You’re journeying into a fantastic realm whose limits are only that of imagination. There’s the station up ahead. Your next stop… the edge of reality.
The original version of Elvis’ Halloween Album has served us well for years, but RCA recently released a reconfigured version on their Camden budget label. With gas prices soaring to 40 cents a gallon and first-class postage stamps at an unbelievable 8 cents, 1971 is turning out to be a very expensive year for everyone. Elvis fans have it even worse, though, as this “new” record is just the latest in a series of Presley releases this year.
This time out, RCA/Camden has dropped the non-Halloween selections that filled out the original version of Elvis’ Halloween Album and replaced them with a couple of newer chilling tracks – including the weirdest Elvis song ever released.
I’m referring to the leadoff song, “Moonlight Sonata.” While someone plays the Beethoven piece on the piano, Elvis and others accompany with various vocal tones: “Duhhhh duhhhh duhhhhhh….”

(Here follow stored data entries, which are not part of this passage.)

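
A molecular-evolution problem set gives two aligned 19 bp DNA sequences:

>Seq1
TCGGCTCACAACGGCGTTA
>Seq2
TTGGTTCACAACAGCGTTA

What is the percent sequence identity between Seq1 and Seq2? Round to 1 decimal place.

The sequences differ at positions 2 (C/T), 5 (C/T), 13 (G/A).
16 of the 19 sites match, so the percent identity is 16/19 × 100 = 84.2%.

84.2%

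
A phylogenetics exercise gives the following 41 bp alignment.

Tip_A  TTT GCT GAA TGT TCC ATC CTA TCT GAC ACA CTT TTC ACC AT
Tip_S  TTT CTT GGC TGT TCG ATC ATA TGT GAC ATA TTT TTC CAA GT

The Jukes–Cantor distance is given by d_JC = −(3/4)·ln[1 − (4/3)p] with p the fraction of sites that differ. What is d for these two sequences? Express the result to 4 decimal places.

0.4121

The sequences differ at positions 4 (G/C), 5 (C/T), 8 (A/G), 9 (A/C), 15 (C/G), 19 (C/A), 23 (C/G), 29 (C/T), 31 (C/T), 37 (A/C), 38 (C/A), 39 (C/A), 40 (A/G).
p = 13/41 = 0.317073.
d = −0.75 · ln(1 − (4/3)·0.317073) = −0.75 · ln(0.577236) = −0.75 · (-0.549504) = 0.4121.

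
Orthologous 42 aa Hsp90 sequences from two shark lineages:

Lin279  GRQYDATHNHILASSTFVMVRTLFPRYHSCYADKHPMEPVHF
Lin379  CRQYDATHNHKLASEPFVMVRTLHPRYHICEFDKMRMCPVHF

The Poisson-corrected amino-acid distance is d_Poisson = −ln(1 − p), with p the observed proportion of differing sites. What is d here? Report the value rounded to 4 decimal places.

The sequences differ at positions 1 (G/C), 11 (I/K), 15 (S/E), 16 (T/P), 24 (F/H), 29 (S/I), 31 (Y/E), 32 (A/F), 35 (H/M), 36 (P/R), 38 (E/C).
p = 11/42 = 0.261905.
d = −ln(1 − 0.261905) = −ln(0.738095) = 0.3037.

0.3037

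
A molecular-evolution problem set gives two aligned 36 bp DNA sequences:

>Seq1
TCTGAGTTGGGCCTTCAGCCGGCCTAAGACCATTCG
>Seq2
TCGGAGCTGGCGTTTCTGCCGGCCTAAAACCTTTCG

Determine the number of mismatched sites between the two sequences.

Mismatches occur at site 3 (T/G), site 7 (T/C), site 11 (G/C), site 12 (C/G), site 13 (C/T), site 17 (A/T), site 28 (G/A), site 32 (A/T).
That gives 8 mismatches out of 36 aligned sites, so the Hamming distance is 8.

8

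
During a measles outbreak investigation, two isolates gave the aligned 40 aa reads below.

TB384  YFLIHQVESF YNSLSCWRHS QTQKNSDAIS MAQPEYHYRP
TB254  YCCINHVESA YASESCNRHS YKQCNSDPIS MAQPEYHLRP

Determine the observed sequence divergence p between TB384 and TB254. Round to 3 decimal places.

Mismatches occur at site 2 (F/C), site 3 (L/C), site 5 (H/N), site 6 (Q/H), site 10 (F/A), site 12 (N/A), site 14 (L/E), site 17 (W/N), site 21 (Q/Y), site 22 (T/K), site 24 (K/C), site 28 (A/P), site 38 (Y/L).
There are 13 differences over 40 sites, so p = 13/40 = 0.325.

0.325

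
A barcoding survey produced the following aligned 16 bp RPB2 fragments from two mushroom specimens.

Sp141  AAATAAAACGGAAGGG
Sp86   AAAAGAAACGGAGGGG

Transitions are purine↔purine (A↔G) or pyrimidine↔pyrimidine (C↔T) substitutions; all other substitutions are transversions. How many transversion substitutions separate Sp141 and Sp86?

Mismatches occur at site 4 (T↔A, transversion), site 5 (A↔G, transition), site 13 (A↔G, transition).
Of the 3 differences, 2 transitions and 1 transversion, so the answer is 1.

1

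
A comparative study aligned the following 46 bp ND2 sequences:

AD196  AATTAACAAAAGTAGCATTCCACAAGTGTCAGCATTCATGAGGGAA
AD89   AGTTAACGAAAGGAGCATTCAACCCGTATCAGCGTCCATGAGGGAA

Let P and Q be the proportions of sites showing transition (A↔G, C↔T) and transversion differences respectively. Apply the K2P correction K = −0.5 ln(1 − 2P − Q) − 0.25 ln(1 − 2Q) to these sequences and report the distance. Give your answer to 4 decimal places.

0.2292

Differing sites — 2:A/G (Ti); 8:A/G (Ti); 13:T/G (Tv); 21:C/A (Tv); 24:A/C (Tv); 25:A/C (Tv); 28:G/A (Ti); 34:A/G (Ti); 36:T/C (Ti).
Of the 9 differences, 5 transitions and 4 transversions over 46 sites: P = 5/46 = 0.108696, Q = 4/46 = 0.086957.
d = −0.5·ln(0.695651) − 0.25·ln(0.826086) = −0.5·(-0.362907) − 0.25·(-0.191056) = 0.2292.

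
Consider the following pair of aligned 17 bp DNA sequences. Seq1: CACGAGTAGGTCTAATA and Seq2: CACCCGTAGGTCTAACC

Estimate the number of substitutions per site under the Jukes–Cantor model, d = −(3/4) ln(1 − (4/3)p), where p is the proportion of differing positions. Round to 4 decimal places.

0.2824

Mismatches occur at site 4 (G/C), site 5 (A/C), site 16 (T/C), site 17 (A/C).
p = 4/17 = 0.235294.
d = −0.75 · ln(1 − (4/3)·0.235294) = −0.75 · ln(0.686275) = −0.75 · (-0.376477) = 0.2824.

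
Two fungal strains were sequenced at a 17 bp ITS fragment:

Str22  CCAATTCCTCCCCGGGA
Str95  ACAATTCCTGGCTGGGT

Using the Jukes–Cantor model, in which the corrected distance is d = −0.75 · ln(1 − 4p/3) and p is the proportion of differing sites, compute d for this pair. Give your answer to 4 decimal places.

0.3734

The sequences differ at positions 1 (C/A), 10 (C/G), 11 (C/G), 13 (C/T), 17 (A/T).
p = 5/17 = 0.294118.
d = −0.75 · ln(1 − (4/3)·0.294118) = −0.75 · ln(0.607843) = −0.75 · (-0.497839) = 0.3734.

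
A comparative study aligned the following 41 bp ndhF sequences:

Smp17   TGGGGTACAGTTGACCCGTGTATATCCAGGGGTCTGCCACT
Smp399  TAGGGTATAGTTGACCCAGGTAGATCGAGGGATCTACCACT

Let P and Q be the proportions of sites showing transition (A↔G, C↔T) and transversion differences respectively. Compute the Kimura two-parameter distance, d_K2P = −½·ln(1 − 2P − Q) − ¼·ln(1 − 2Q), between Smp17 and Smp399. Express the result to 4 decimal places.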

It sounds like it was recorded on a personal tape recorder at Elvis’ home, but the lower sound quality actually adds to the haunting effect. Only Elvis could get away with putting this out on record, yet it works!
Another new addition is “Cotton Candy Land,” which was recently featured in Clint Eastwood’s directorial debut, Play ‘Cotton Candy Land’ For Me. I won’t spoil the movie, since it features one of Elvis’ best roles since King Creole, except to say that you know bad things are about to happen whenever a certain character plays this song.
There are still a couple of months left in 1971, and RCA is not finished with us yet. That’s right, even more new Elvis releases are on the way. As for the new version of Elvis’ Halloween Album, I give it an 8 out of 10. Worth picking up if you don’t already have the original or if you want to hear the bizarre “Moonlight Sonata.”
Elvis’ Halloween Album (1971 Edition)
Devil In Disguise
Ghost Riders In The Sky
Edge Of Reality
Cotton Candy Land
This imaginary album is available only in… the edge of reality.